De nieuwe as met Italië en Polen

‘Samen voor ons eigen’ blijkt terug te keren. De feitelijke leiders van extreemrechts in Italië en Polen, Matteo Salvini en Jarosław Kaczyński, gaven in Warschau een aanzet om de leus te concretiseren. Salvini proclameerde dat Italië en Polen een as zouden vormen tegen de Duits-Franse dominantie in de EU – as in navolging van het pact tussen Hitler en Mussolini voor en tijdens WO-II.

Vervlechting
Op EUobserver becommentarieert politicoloog Angelos Chryssogelos deze nieuwe as. Als drijfveer schetst hij dat de nationale politieke arena’s in Europa in toenemende mate met elkaar vervlochten zijn door issues van continentaal belang – economie; migratie; terrorisme. Daardoor kan de impact van een populistisch politicus uitstijgen boven die van zijn nationale electoraat en kan die daarmee het gewicht van zijn land in EU-onderhandelingen laten toenemen. Als voorbeeld daarvan wil ik Viktor Orbán noemen die als premier van het relatief kleine Hongarije in de EU aanjager was van anti-vluchtelingenpolitiek.

Retoriek
De populisten en eurosceptici beseffen de mogelijkheden van hun discours steeds beter. Weliswaar weten ze dat hun doel van het ontmantelen van de EU onrealistisch, kostbaar en veelal onpopulair is – zeker na het fiasco van Brexit – maar uittreden uit de EU zou hen beroven van kansen om politiek kapitaal en invloed te verwerven, eerst nationaal en ten gevolge daarvan op EU-niveau. Het is de retoriek die telt en niet de anti-Europese daden.

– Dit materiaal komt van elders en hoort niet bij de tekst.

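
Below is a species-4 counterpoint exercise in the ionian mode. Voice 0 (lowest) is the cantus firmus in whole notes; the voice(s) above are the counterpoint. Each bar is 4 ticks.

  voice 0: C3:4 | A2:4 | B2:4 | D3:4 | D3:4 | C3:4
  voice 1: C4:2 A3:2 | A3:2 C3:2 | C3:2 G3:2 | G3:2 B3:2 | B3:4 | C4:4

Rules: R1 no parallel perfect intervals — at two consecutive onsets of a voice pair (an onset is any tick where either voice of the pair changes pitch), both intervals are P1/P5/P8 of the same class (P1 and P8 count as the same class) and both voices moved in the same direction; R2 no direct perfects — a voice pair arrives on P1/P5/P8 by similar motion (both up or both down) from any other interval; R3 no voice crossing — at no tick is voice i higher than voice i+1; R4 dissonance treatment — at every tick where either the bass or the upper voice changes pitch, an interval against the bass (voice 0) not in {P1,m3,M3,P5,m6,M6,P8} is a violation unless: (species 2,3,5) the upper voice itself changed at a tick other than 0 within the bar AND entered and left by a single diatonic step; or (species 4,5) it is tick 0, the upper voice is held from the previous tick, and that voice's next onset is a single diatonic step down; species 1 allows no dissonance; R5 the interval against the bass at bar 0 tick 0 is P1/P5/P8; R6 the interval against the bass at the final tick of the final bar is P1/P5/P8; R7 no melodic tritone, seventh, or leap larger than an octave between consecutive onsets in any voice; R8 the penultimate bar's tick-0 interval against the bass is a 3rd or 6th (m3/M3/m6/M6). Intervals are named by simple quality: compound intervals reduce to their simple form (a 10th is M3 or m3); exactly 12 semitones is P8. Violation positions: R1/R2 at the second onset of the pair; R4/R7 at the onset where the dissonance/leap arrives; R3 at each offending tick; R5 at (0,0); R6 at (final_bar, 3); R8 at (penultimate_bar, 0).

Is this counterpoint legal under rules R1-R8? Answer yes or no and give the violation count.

No (2 violations)

bar 0: v0=C3 v1=C4 (P8)
bar 1: v0=A2 v1=A3 (P8)
bar 2: v0=B2 v1=C3 (m2)
bar 3: v0=D3 v1=G3 (P4)
bar 4: v0=D3 v1=B3 (M6)
bar 5: v0=C3 v1=C4 (P8)
  R4 @ bar2.0: B2/C3 m2 untreated
  R4 @ bar3.0: D3/G3 P4 untreated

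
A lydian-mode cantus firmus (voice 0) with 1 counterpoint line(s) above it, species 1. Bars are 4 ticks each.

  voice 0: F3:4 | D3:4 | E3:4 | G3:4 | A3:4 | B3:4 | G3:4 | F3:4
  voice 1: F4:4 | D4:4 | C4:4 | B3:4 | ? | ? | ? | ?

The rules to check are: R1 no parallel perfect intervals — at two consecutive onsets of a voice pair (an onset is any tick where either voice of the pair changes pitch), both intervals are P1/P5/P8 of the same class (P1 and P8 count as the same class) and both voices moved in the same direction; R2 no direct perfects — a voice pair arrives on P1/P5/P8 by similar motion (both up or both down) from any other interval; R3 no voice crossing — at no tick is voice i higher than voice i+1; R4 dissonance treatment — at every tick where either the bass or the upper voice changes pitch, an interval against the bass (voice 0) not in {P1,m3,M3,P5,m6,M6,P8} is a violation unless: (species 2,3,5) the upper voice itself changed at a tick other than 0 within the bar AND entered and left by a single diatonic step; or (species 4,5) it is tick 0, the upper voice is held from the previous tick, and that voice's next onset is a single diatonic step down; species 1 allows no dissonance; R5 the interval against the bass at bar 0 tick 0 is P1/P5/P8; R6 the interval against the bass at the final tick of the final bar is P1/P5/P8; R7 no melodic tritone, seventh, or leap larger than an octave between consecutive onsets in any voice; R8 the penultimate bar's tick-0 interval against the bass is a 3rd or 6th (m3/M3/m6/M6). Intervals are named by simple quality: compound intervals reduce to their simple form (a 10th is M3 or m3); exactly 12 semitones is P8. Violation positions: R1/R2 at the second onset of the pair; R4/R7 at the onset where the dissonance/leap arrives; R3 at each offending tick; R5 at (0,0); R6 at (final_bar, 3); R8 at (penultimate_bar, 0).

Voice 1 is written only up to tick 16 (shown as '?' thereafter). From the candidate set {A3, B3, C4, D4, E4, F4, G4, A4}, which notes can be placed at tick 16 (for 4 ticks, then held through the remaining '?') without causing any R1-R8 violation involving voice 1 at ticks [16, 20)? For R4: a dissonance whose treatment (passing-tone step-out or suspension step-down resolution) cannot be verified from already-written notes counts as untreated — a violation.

A3: legal
B3: violates R4
C4: legal
D4: violates R4
E4: violates R2
F4: violates R7
G4: violates R4
A4: violates R2,R7

{A3, C4}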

Centrumrechts en centrumlinks doen min of meer het tegenovergestelde. Ze presenteren zich in het algemeen als pro-Europa, maar ze ambiëren hoogstens een rol als boodschapper en bemiddelaar voor hun binnenlandse politiek agenda’s – premier Mark Rutte zei zelfs de Europese verkiezingen niet zo relevant te vinden. Hun instelling leidt ertoe dat Europese politieke issues niet serieus worden geadresseerd en hun programma’s voor de Europese verkiezingen blinken uit in vaagheid.

Paradox
De onmogelijkheid van een effectieve anti-EU-politiek en de stille, technocratische benadering van de centrumpolitici tonen de paradox van de huidige EU-politiek aan. In de praktijk is die stevig neoliberaal, maar haast niemand komt daar openlijk voor uit. De toenemende invloed van populistische politici kan de middenpartijen er evenwel toe dwingen over enige tijd toch een Europees politiek programma te formuleren, willen ze niet stilletjes aan irrelevant worden – wat vooral dreigt voor de sociaaldemocratie.

Ik voeg daaraan toe dat DiEM25 van de Griekse lijsttrekker Yanis Varoufakis in Duitsland deswege steeds meer kans van slagen krijgt. Ze presenteert een geïntegreerd Europees links programma, en niet een slap amalgaam van vele (nationale) deelbelangen.